Bier notes that Intel already has its popular DevCloud, a cloud-based environment where developers can build and optimize code.
“It’s the next logical step, where all the tools and development boards are connected to Intel servers,” he said. “There’s no need to wait for anything to install or wait for any boxes to arrive.”
Edge vs. cloud
Another concept that today’s embedded developers really should be well-versed in, Bier said, is edge compute (edge compute refers to any compute done outside the cloud, at the edge of the network). Since more embedded devices now have connectivity as part of the IoT, each system will have to strike a careful balance between what compute is done in the cloud and what is done at the edge for cost, speed or privacy reasons.
“Why do I care, if I’m an embedded systems person? Well, it matters a lot,” Bier said. “If the future is that embedded devices are just dumb data collectors that stream their data to the cloud, that’s frankly a lot less interesting and a lot less valuable than if the future is sophisticated, intelligent embedded devices running AI algorithms and sending findings up to the cloud, but not raw data.”
Bier’s example is a baby monitor company, working on a smart camera to monitor a baby’s movements, breathing and heart rate.
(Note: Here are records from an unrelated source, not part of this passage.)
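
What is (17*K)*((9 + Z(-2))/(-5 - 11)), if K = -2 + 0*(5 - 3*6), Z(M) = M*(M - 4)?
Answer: 357/8 ≈ 44.625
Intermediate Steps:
Z(M) = M*(-4 + M)
K = -2 (K = -2 + 0*(5 - 18) = -2 + 0*(-13) = -2 + 0 = -2)
(17*K)*((9 + Z(-2))/(-5 - 11)) = (17*(-2))*((9 - 2*(-4 - 2))/(-5 - 11)) = -34*(9 - 2*(-6))/(-16) = -34*(9 + 12)*(-1)/16 = -714*(-1)/16 = -34*(-21/16) = 357/8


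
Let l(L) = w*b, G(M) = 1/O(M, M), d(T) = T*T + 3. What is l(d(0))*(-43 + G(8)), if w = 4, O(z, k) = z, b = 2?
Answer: -343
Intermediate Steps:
d(T) = 3 + T² (d(T) = T² + 3 = 3 + T²)
G(M) = 1/M
l(L) = 8 (l(L) = 4*2 = 8)
l(d(0))*(-43 + G(8)) = 8*(-43 + 1/8) = 8*(-43 + ⅛) = 8*(-343/8) = -343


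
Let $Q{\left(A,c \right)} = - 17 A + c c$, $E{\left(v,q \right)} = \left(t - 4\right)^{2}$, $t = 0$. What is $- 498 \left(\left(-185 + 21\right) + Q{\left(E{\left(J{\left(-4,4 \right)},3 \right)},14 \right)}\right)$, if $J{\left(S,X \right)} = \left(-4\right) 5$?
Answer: $119520$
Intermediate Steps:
$J{\left(S,X \right)} = -20$
$E{\left(v,q \right)} = 16$ ($E{\left(v,q \right)} = \left(0 - 4\right)^{2} = \left(-4\right)^{2} = 16$)
$Q{\left(A,c \right)} = c^{2} - 17 A$ ($Q{\left(A,c \right)} = - 17 A + c^{2} = c^{2} - 17 A$)
$- 498 \left(\left(-185 + 21\right) + Q{\left(E{\left(J{\left(-4,4 \right)},3 \right)},14 \right)}\right) = - 498 \left(\left(-185 + 21\right) + \left(14^{2} - 272\right)\right) = - 498 \left(-164 + \left(196 - 272\right)\right) = - 498 \left(-164 - 76\right) = \left(-498\right) \left(-240\right) = 119520$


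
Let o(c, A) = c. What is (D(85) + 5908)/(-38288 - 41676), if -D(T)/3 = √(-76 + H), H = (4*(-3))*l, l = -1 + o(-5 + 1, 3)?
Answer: -1477/19991 + 3*I/19991 ≈ -0.073883 + 0.00015007*I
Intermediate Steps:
l = -5 (l = -1 + (-5 + 1) = -1 - 4 = -5)
H = 60 (H = (4*(-3))*(-5) = -12*(-5) = 60)
D(T) = -12*I (D(T) = -3*√(-76 + 60) = -12*I)
(D(85) + 5908)/(-38288 - 41676) = (-12*I + 5908)/(-38288 - 41676) = (5908 - 12*I)/(-79964) = (5908 - 12*I)*(-1/79964) = -1477/19991 + 3*I/19991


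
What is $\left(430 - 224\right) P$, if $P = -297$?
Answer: $-61182$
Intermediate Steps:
$\left(430 - 224\right) P = \left(430 - 224\right) \left(-297\right) = 206 \left(-297\right) = -61182$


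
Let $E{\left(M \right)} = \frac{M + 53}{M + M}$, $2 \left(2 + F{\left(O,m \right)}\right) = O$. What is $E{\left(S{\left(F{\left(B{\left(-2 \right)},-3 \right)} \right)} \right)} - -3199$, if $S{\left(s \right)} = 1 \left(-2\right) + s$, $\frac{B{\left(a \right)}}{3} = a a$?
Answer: $\frac{12851}{4} \approx 3212.8$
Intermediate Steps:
$B{\left(a \right)} = 3 a^{2}$ ($B{\left(a \right)} = 3 a a = 3 a^{2}$)
$F{\left(O,m \right)} = -2 + \frac{O}{2}$
$S{\left(s \right)} = -2 + s$
$E{\left(M \right)} = \frac{53 + M}{2 M}$
$E{\left(S{\left(F{\left(B{\left(-2 \right)},-3 \right)} \right)} \right)} - -3199 = \frac{53 - \left(4 - \frac{3 \left(-2\right)^{2}}{2}\right)}{2 \left(-2 - \left(2 - \frac{3 \left(-2\right)^{2}}{2}\right)\right)} - -3199 = \frac{53 - \left(4 - \frac{3}{2} \cdot 4\right)}{2 \left(-2 - \left(2 - \frac{3 \cdot 4}{2}\right)\right)} + 3199 = \frac{53 + \left(-2 + \left(-2 + \frac{1}{2} \cdot 12\right)\right)}{2 \left(-2 + \left(-2 + \frac{1}{2} \cdot 12\right)\right)} + 3199 = \frac{53 + \left(-2 + \left(-2 + 6\right)\right)}{2 \left(-2 + \left(-2 + 6\right)\right)} + 3199 = \frac{53 + \left(-2 + 4\right)}{2 \left(-2 + 4\right)} + 3199 = \frac{53 + 2}{2 \cdot 2} + 3199 = \frac{1}{2} \cdot \frac{1}{2} \cdot 55 + 3199 = \frac{55}{4} + 3199 = \frac{12851}{4}$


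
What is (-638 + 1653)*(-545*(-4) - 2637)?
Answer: -463855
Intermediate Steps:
(-638 + 1653)*(-545*(-4) - 2637) = 1015*(2180 - 2637) = 1015*(-457) = -463855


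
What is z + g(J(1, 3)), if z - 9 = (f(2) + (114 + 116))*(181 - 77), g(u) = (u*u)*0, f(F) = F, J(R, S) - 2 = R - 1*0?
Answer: 24137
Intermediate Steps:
J(R, S) = 2 + R (J(R, S) = 2 + (R - 1*0) = 2 + (R + 0) = 2 + R)
g(u) = 0 (g(u) = u**2*0 = 0)
z = 24137 (z = 9 + (2 + (114 + 116))*(181 - 77) = 9 + (2 + 230)*104 = 9 + 232*104 = 9 + 24128 = 24137)
z + g(J(1, 3)) = 24137 + 0 = 24137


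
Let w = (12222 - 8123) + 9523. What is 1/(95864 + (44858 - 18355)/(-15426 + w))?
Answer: 1804/172912153 ≈ 1.0433e-5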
Should the intelligence go into the embedded device, or into the cloud?
“Placing the intelligence in the cloud means that if the home internet connection fails, the product doesn’t work,” Bier said. “But by launching the baby monitor [with intelligence in the cloud], they’re able to get the product to market a year faster, as it is then purely a dumb Wi-Fi camera… they didn’t have to build a purpose-built embedded system.”
By keeping intelligence in the cloud, the baby monitor company is also able to iterate its algorithm quickly and easily. Once a reasonable level of deployment is reached, it can do A/B testing overnight: deploy the new algorithm to half their customers, see which algorithm works better, and then deploy to everyone. Deploying a new algorithm can be done with only a few key presses.
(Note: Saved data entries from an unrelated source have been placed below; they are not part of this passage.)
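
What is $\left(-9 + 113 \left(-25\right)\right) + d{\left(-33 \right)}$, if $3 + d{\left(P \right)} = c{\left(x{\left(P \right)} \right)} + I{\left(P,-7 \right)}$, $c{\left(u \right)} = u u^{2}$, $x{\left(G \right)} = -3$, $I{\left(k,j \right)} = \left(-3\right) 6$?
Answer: $-2882$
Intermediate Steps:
$I{\left(k,j \right)} = -18$
$c{\left(u \right)} = u^{3}$
$d{\left(P \right)} = -48$ ($d{\left(P \right)} = -3 + \left(\left(-3\right)^{3} - 18\right) = -3 - 45 = -48$)
$\left(-9 + 113 \left(-25\right)\right) + d{\left(-33 \right)} = \left(-9 + 113 \left(-25\right)\right) - 48 = \left(-9 - 2825\right) - 48 = -2834 - 48 = -2882$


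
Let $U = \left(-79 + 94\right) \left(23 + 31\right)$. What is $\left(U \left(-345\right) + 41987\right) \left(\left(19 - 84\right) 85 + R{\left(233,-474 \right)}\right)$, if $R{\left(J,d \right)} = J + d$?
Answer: $1369211658$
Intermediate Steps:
$U = 810$ ($U = 15 \cdot 54 = 810$)
$\left(U \left(-345\right) + 41987\right) \left(\left(19 - 84\right) 85 + R{\left(233,-474 \right)}\right) = \left(810 \left(-345\right) + 41987\right) \left(\left(19 - 84\right) 85 + \left(233 - 474\right)\right) = \left(-279450 + 41987\right) \left(\left(-65\right) 85 - 241\right) = - 237463 \left(-5525 - 241\right) = \left(-237463\right) \left(-5766\right) = 1369211658$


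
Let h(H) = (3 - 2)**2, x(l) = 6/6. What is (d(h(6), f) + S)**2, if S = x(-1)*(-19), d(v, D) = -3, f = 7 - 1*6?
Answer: 484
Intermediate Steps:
f = 1 (f = 7 - 6 = 1)
x(l) = 1 (x(l) = 6*(1/6) = 1)
h(H) = 1 (h(H) = 1**2 = 1)
S = -19 (S = 1*(-19) = -19)
(d(h(6), f) + S)**2 = (-3 - 19)**2 = (-22)**2 = 484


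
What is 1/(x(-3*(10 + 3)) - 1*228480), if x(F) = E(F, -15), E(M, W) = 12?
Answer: -1/228468 ≈ -4.3770e-6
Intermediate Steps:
x(F) = 12
1/(x(-3*(10 + 3)) - 1*228480) = 1/(12 - 1*228480) = 1/(12 - 228480) = 1/(-228468) = -1/228468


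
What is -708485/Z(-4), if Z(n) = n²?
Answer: -708485/16 ≈ -44280.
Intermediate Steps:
-708485/Z(-4) = -708485/((-4)²) = -708485/16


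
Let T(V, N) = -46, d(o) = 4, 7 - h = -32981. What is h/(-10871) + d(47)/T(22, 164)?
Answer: -780466/250033 ≈ -3.1215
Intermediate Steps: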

“The point is, there are huge implications for what [intelligence] is in the endpoint device, and what’s in some kind of intermediate node, like a device that’s connected to your router or that’s on the operator’s pole down the street, or in the data center,” Bier said. “But this is outside the scope of what most embedded systems people think about today.”
The baby monitor company, following a successful cloud-based launch is now shipping monitors in volume. Bier notes that the company has therefore become more cost-sensitive, and doesn’t need to iterate the algorithm as much, so is looking into building a second-generation product which uses mostly edge processing.
Do you need a DNN?
Another rapidly growing field clearly changing the way embedded systems work is artificial intelligence.
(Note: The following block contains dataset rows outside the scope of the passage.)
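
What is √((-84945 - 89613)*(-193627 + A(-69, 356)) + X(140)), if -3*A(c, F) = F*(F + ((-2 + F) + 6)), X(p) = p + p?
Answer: √48630520802 ≈ 2.2052e+5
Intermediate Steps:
X(p) = 2*p
A(c, F) = -F*(4 + 2*F)/3 (A(c, F) = -F*(F + ((-2 + F) + 6))/3 = -F*(F + (4 + F))/3 = -F*(4 + 2*F)/3)
√((-84945 - 89613)*(-193627 + A(-69, 356)) + X(140)) = √((-84945 - 89613)*(-193627 - ⅔*356*(2 + 356)) + 2*140) = √(-174558*(-193627 - ⅔*356*358) + 280) = √(-174558*(-193627 - 254896/3) + 280) = √(-174558*(-835777/3) + 280) = √(48630520522 + 280) = √48630520802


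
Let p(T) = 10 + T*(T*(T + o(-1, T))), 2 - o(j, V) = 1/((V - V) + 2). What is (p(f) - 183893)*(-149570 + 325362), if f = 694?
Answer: 58854098937360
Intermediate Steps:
o(j, V) = 3/2 (o(j, V) = 2 - 1/((V - V) + 2) = 2 - 1/(0 + 2) = 2 - 1/2 = 3/2)
p(T) = 10 + T**2*(3/2 + T) (p(T) = 10 + T*(T*(T + 3/2)) = 10 + T*(T*(3/2 + T)) = 10 + T**2*(3/2 + T))
(p(f) - 183893)*(-149570 + 325362) = ((10 + 694**3 + (3/2)*694**2) - 183893)*(-149570 + 325362) = ((10 + 334255384 + (3/2)*481636) - 183893)*175792 = ((10 + 334255384 + 722454) - 183893)*175792 = (334977848 - 183893)*175792 = 334793955*175792 = 58854098937360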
Surveys carried out by the Edge AI and Vision Alliance reveal that deep neural networks (DNNs), the basis for artificial intelligence, have gone from around 20% to around 80% adoption in embedded computer vision systems in the last five years.
“People are struggling with two things,” Bier said. “One is that actually getting them to work for their application is really hard. The other thing is figuring out where they should actually use deep neural networks.”
DNNs have become fashionable and everyone wants to use them, but they are not necessarily the best solution for many problems, Bier noted. For many, classical techniques are still a better fit.
“How would you recognize a problem that is suitable for solving with deep neural networks versus other classical techniques?” Bier said. “Embedded systems people, hardware and software people, really need to have a better grip on this. Because if you’re going to run deep neural networks, it has a big impact on your hardware — you need a tremendous amount of performance and memory compared to classical, hand engineered algorithms.”